Yes, the more complete our knoweldge of evoultion becomes over the last couple of billion years, the further creationists push divine intervention. A lot of guesswork is involved in scientific studies of the origin of life, making it easier to slot god in as an explanation.
I thought, however, 'intelligent design' had now been thrown out of court as a violation of the first amendment, so maybe you'll get a reprieve soon. Next they're going to start calling it 'critical analysis of evolutionary theory', which is harder to argue with, as it is clear evolutionary theory should be critically analysed, just not with the same old irreducible complexity and other flawed arguments.
However (sorry if this is a bit off topic) I belive that evolution may end with humans, becuase instead of us adapting our bodies to the changing environment, we are adapting with new devices and technology.
Mabye I am just weird though.
I'd disagree on this, but I'd definitely agree that the mechanisms driving evolution/pressures on selection will change dramatically.
Our School Board is very religious, so thus all ideas that challenge the existence of God are frowned upon.

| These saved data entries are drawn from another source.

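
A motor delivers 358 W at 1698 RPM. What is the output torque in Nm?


omega = 1698 * 2*pi/60 = 177.8141 rad/s
tau = P / omega = 358 / 177.8141
= 2.0133 Nm


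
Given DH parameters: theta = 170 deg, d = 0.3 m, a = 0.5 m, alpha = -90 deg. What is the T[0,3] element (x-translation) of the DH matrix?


T[0,3] = a * cos(theta)
= 0.5 * cos(170 deg)
= 0.5 * -0.9848
= -0.4924


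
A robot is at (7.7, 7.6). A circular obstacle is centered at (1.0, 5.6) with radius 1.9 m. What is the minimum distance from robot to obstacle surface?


center_dist = sqrt((7.7-1.0)^2 + (7.6-5.6)^2)
= sqrt(44.89 + 4.0)
= 6.9921
min_dist = center_dist - radius = 6.9921 - 1.9 = 5.0921 m


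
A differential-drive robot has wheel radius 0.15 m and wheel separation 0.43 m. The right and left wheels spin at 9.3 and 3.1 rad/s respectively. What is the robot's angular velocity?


vR = r*wR = 0.15*9.3 = 1.395 m/s
vL = r*wL = 0.15*3.1 = 0.465 m/s
v = (vR+vL)/2 = 0.93 m/s
omega = (vR-vL)/L = 2.1628 rad/s
angular velocity = 2.1628 rad/s


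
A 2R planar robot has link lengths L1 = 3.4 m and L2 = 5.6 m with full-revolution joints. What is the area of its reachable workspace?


r_max = L1 + L2 = 9.0 m
r_min = |L1 - L2| = 2.2 m
Area = pi*(r_max^2 - r_min^2)
= pi*(81.0 - 4.84)
= pi * 76.16
= 239.2637 m^2


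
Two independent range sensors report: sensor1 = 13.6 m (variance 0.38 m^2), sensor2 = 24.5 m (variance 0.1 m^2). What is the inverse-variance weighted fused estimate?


w1 = (1/var1) / (1/var1 + 1/var2)
   = 2.6316 / (2.6316 + 10.0) = 0.2083
w2 = 1 - w1 = 0.7917
fused = w1*s1 + w2*s2 = 2.8333 + 19.3958
= 22.2292 m


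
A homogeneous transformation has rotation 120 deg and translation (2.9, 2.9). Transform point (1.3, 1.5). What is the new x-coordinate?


x' = cos(theta)*px - sin(theta)*py + tx
= -0.5*1.3 - 0.866*1.5 + 2.9
= 0.951


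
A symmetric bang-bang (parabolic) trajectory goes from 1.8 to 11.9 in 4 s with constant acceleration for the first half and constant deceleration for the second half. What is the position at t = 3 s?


Symmetric rest-to-rest: each phase covers (pf-p0)/2 in time T/2. 0.5*a*(T/2)^2 = (pf-p0)/2 => a = 4*(pf-p0)/T^2
a = 4*(11.9-1.8)/4^2 = 2.525
t = 3 is in the deceleration phase (t > T/2).
p = pf - 0.5*a*(T-t)^2 = 11.9 - 0.5*2.525*1^2
= 10.6375


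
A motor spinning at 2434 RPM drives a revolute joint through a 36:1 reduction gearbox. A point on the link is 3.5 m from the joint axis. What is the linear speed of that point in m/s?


omega_motor = 2434 * 2*pi/60 = 254.8879 rad/s
omega_joint = omega_motor / 36 = 7.0802 rad/s
v = omega_joint * r = 7.0802 * 3.5
= 24.7808 m/s


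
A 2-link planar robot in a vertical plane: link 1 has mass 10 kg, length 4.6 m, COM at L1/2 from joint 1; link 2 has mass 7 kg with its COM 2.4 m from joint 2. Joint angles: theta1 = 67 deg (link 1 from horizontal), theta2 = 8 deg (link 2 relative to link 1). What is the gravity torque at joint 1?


Horizontal distance from joint 1 to link-1 COM:
  x_c1 = (L1/2)*cos(t1) = 2.3 * 0.3907 = 0.8987 m
Horizontal distance from joint 1 to link-2 COM:
  x_c2 = L1*cos(t1) + Lc2*cos(t1+t2)
       = 4.6*0.3907 + 2.4*0.2588 = 2.4185 m
tau1 = m1*g*x_c1 + m2*g*x_c2
     = 10*9.81*0.8987 + 7*9.81*2.4185
     = 88.1607 + 166.0804
     = 254.241 Nm


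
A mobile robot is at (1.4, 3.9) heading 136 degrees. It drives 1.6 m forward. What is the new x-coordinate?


x_new = x0 + d*cos(theta)
= 1.4 + 1.6*cos(136)
= 1.4 + -1.1509
= 0.2491


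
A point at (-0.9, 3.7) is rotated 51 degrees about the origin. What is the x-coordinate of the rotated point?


x' = x*cos(theta) - y*sin(theta)
cos(51 deg) = 0.6293, sin(51 deg) = 0.7771
x' = -0.9 * 0.6293 - 3.7 * 0.7771
= -0.5664 - 2.8754
= -3.4418


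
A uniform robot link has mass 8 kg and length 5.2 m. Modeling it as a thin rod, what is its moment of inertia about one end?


I = (1/3) * m * L^2
= (1/3) * 8 * 5.2^2
= 0.333333 * 8 * 27.04
= 72.1067 kg*m^2


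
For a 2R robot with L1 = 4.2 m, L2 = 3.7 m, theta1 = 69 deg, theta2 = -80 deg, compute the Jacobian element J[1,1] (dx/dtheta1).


J[1,1] = -L1*sin(t1) - L2*sin(t1+t2)
= -4.2*sin(69) - 3.7*sin(-11)
= -3.215


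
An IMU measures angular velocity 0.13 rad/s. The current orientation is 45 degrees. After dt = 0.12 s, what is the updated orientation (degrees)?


delta_theta = w * dt = 0.13 * 0.12 = 0.0156 rad
= 0.8938 deg
theta_new = 45 + 0.8938 = 45.8938 deg


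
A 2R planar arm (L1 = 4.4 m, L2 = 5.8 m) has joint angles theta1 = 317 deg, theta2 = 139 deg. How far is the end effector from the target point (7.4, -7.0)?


End effector via forward kinematics:
x = L1*cos(t1) + L2*cos(t1+t2) = 2.6117
y = L1*sin(t1) + L2*sin(t1+t2) = 2.7674
Distance to target:
d = sqrt((7.4 - 2.6117)^2 + (-7.0 - 2.7674)^2)
= sqrt(22.9279 + 95.4028)
= 10.878 m


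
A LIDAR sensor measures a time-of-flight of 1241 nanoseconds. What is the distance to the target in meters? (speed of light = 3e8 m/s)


tof = 1241 ns = 1.241e-06 s
dist = c * tof / 2
= 3e8 * 1.241e-06 / 2
= 186.15 m


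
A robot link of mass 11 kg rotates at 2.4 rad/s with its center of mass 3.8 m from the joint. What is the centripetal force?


F = m * omega^2 * r
= 11 * 2.4^2 * 3.8
= 11 * 5.76 * 3.8
= 240.768 N


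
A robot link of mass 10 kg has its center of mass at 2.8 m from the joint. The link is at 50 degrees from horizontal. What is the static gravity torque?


tau = m*g*L*cos(angle)
= 10 * 9.81 * 2.8 * cos(50 deg)
= 10 * 9.81 * 2.8 * 0.6428
= 176.5609 Nm


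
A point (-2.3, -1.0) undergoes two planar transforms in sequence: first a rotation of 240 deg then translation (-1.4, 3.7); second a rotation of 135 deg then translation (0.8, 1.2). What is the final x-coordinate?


After transform 1:
x1 = cos(240)*-2.3 - sin(240)*-1.0 + -1.4 = -1.116
y1 = sin(240)*-2.3 + cos(240)*-1.0 + 3.7 = 6.1919
After transform 2:
x2 = cos(135)*-1.116 - sin(135)*6.1919 + 0.8
= -2.7892


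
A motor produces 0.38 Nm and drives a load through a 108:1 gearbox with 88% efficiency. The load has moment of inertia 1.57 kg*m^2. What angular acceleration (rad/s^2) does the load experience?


tau_out = tau_motor * N * eta
= 0.38 * 108 * 0.88 = 36.1152 Nm
alpha = tau_out / I = 36.1152 / 1.57
= 23.0033 rad/s^2


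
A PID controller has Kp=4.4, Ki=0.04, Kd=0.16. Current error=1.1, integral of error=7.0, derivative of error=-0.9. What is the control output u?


u = Kp*e + Ki*int(e) + Kd*de/dt
= 4.4*1.1 + 0.04*7.0 + 0.16*(-0.9)
= 4.84 + 0.28 + -0.144
= 4.976


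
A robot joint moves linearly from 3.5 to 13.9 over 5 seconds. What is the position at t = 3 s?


s = t/T = 3/5 = 0.6
p(t) = p0 + (pf-p0)*s
= 3.5 + (13.9 - 3.5) * 0.6
= 9.74


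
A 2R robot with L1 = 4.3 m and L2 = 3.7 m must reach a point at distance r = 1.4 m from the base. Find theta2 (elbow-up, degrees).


cos(theta2) = (r^2 - L1^2 - L2^2) / (2*L1*L2)
cos(theta2) = (1.96 - 18.49 - 13.69) / 31.82
cos(theta2) = -0.949717
theta2 = 161.7533 degrees


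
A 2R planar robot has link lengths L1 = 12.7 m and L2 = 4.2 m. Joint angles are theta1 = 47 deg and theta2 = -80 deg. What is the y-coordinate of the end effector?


Convert angles to radians: theta1 = 0.8203, theta2 = -1.3963
y = L1*sin(theta1) + L2*sin(theta1+theta2)
y = 9.2882 + -2.2875
y = 7.0007


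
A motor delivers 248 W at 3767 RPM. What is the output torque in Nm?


omega = 3767 * 2*pi/60 = 394.4793 rad/s
tau = P / omega = 248 / 394.4793
= 0.6287 Nm


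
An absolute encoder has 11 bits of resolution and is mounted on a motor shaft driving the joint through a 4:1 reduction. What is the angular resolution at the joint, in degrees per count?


counts = 2^11 = 2048
effective counts at joint = 2048 * 4 = 8192
resolution = 360 / 8192
= 0.0439 deg/count


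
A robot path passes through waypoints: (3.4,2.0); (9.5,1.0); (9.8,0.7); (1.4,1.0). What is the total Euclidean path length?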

This is one of the main creationist arguments, that somehow religion and evolution are opposed, and sadly a lot of the public believe it is the case - it's one of the main obstacles preventing proper science education in creationist strongholds. A lot of scientists believe this is not the case; evolution only rules out reading the bible as literal truth, it can say nothing about the existence or otherwise of god. This logic is based on the fact that science is just a set of rules built by observing the natural world. A divine creator is inherently supernatural, and as such science can't, in itself, say anything about the existence of god.